You can see outliers and missing values (Nan). Let's divide it into x and y data.

X = data[:,1:3]
y = data[:,0].astype(int)
X.shape, y.shape

#output
((20, 2), (20,))

Now let's plot the first and second columns of the X data.

plt.scatter(X[:, 0], X[:, 1], c=y, s=50,  cmap='Blues');

You can clearly see the outliers by plotting.

How to fill in missing values

You can check Nan by using np.isnan ().

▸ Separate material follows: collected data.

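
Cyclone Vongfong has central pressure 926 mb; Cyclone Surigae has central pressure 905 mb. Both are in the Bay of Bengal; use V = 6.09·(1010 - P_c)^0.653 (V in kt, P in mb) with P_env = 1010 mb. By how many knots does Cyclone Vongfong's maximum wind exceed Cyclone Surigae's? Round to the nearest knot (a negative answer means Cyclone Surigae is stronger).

Cyclone Vongfong: ΔP = 84; V ≈ 6.09 × 84^0.653 ≈ 109.94 kt.
Cyclone Surigae: ΔP = 105; V ≈ 6.09 × 105^0.653 ≈ 127.19 kt.
Difference ≈ 109.94 − 127.19 = -17.25 → -17 kt.

-17 kt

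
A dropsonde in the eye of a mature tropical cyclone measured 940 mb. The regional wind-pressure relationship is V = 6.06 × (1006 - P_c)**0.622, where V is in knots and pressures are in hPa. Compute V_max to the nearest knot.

ΔP = 1006 − 940 = 66 mb.
66^0.622 ≈ 13.544.
V ≈ 6.06 × 13.544 ≈ 82.1 kt.

82 kt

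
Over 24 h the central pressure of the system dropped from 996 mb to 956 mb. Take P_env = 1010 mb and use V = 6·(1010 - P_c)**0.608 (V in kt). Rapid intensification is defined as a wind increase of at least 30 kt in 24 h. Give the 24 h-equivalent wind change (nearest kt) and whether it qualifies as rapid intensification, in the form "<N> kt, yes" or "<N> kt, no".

38 kt, yes

V₁: ΔP = 14, V ≈ 6 × 14^0.608 ≈ 29.85 kt.
V₂: ΔP = 54, V ≈ 6 × 54^0.608 ≈ 67.83 kt.
ΔV over 24 h = 37.98 kt → 24 h equivalent = 37.98 × 24/24 ≈ 37.98 kt.
38 kt ≥ 30 kt ⇒ rapid intensification.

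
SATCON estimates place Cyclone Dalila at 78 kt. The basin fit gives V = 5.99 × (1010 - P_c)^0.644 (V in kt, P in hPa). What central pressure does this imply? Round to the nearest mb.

956 mb

ΔP = (V / 5.99)^(1/0.644) = (78/5.99)^1.553.
78/5.99 = 13.022; 13.022^1.553 ≈ 53.81 mb.
P_c = 1010 − 53.81 = 956.19 ≈ 956 mb.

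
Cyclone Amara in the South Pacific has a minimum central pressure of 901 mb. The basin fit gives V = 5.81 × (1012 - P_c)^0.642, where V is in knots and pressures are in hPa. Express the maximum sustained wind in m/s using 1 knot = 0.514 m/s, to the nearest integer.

ΔP = 1012 − 901 = 111 mb.
V ≈ 5.81 × 111^0.642 = 5.81 × 20.564 ≈ 119.474 kt.
119.474 × 0.514 ≈ 61.41 m/s → 61 m/s.

61 m/s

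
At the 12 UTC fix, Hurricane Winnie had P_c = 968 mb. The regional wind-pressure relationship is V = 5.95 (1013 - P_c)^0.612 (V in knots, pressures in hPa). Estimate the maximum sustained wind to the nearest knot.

61 kt

ΔP = 1013 − 968 = 45 mb.
45^0.612 ≈ 10.275.
V ≈ 5.95 × 10.275 ≈ 61.1 kt.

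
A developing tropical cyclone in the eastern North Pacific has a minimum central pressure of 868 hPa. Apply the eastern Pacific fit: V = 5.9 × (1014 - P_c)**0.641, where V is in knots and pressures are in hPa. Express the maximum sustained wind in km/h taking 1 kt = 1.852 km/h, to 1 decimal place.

266.6 km/h

ΔP = 1014 − 868 = 146 hPa.
V ≈ 5.9 × 146^0.641 = 5.9 × 24.398 ≈ 143.947 kt.
143.947 × 1.852 ≈ 266.59 km/h → 266.6 km/h.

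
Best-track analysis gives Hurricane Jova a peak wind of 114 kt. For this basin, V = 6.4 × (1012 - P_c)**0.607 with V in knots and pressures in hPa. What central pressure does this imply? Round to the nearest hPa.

897 hPa

ΔP = (V / 6.4)^(1/0.607) = (114/6.4)^1.647.
114/6.4 = 17.812; 17.812^1.647 ≈ 114.95 hPa.
P_c = 1012 − 114.95 = 897.05 ≈ 897 hPa.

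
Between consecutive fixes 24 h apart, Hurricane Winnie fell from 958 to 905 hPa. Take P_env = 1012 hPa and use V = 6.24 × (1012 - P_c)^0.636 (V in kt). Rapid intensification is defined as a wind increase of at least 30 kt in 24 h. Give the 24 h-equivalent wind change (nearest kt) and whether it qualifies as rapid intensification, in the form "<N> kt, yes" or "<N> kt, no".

43 kt, yes

V₁: ΔP = 54, V ≈ 6.24 × 54^0.636 ≈ 78.88 kt.
V₂: ΔP = 107, V ≈ 6.24 × 107^0.636 ≈ 121.86 kt.
ΔV over 24 h = 42.98 kt → 24 h equivalent = 42.98 × 24/24 ≈ 42.98 kt.
43 kt ≥ 30 kt ⇒ rapid intensification.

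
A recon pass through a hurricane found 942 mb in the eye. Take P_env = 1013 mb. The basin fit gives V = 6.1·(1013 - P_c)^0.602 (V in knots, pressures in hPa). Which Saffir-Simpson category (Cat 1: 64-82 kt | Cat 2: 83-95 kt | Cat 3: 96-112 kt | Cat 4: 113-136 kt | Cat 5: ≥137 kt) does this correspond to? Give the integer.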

If there is a missing value, it will return True.

np.isnan(X[:, 0]),np.isnan(X[:, 1])

#output

(array([False, False, False, False, False, False, False, False, False,
        False, False,  True, False, False, False, False, False, False,
        False, False], dtype=bool),
 array([False, False, False, False, False, False, False,  True, False,
        False, False, False, False, False, False, False, False, False,
        False, False], dtype=bool))

Now, let's make X1 and'y1'excluding missing values.

X1 = X[~np.isnan(X[:, 1]) & ~np.isnan(X[:, 0])]
y1 = y[~np.isnan(X[:, 1]) & ~np.isnan(X[:, 0])]

X1, y1
#output

Out[139]:
(array([[ -7.42847611e+00,   1.50990301e+00],
        [  2.98069292e+00,   1.96082119e+00],
        [  3.98825476e+00,   4.63638899e+00],
        [ -5.78943741e+00,  -4.62161424e+00],
        [ -4.89444674e+02,  -3.26972997e+02],
        [ -1.93394930e+00,  -4.72763616e-02],
        [ -1.61177146e+00,   5.93220121e+00],
        [ -2.93141529e+00,  -1.04474622e-01],
        [ -7.47618437e-02,   1.07000182e+00],
        [ -2.69179269e+00,   4.16877367e+00],
        [ -1.35413500e+00,   3.75165665e+00],
        [ -6.22947550e+00,  -1.20943430e+00],
        [  2.77859414e+00,   7.58210258e+00],
        [ -5.71957792e+00,  -2.43509341e-01],
        [  9.28321714e-01,   3.20852039e+02],
        [  8.50475089e+01,   2.90895510e+00],
        [ -6.02948927e+00,  -1.83119942e+00],
        [  1.11602534e+00,   3.35360162e+00]]),
 array([1, 0, 0, 1, 1, 1, 0, 1, 0, 1, 0, 1, 0, 1, 0, 0, 1, 0]))

How to remove outliers

X2 = X1[(abs(X1[:, 0] < 10)) & (abs(X1[:, 1]) < 10)]
y2 = y1[(abs(X1[:, 0] < 10)) & (abs(X1[:, 1]) < 10)]

If you write it like this, it will return a number of 10 or more as follows.

(array([ True,  True,  True,  True,  True,  True,  True,  True,  True,
         True,  True,  True,  True,  True,  True, False,  True,  True], dtype=bool),
 array([ True,  True,  True,  True, False,  True,  True,  True,  True,
         True,  True,  True,  True,  True, False,  True,  True,  True], dtype=bool))

Now let's remove the outliers.

X2 = X1[(abs(X1[:, 0] < 10)) & (abs(X1[:, 1]) < 10)]
y2 = y1[(abs(X1[:, 0] < 10)) & (abs(X1[:, 1]) < 10)]

Let's plot it.

plt.scatter(X2[:, 0], X2[:, 1],c = y2,  s=50, cmap='Blues');

I was able to confirm that there were no outliers!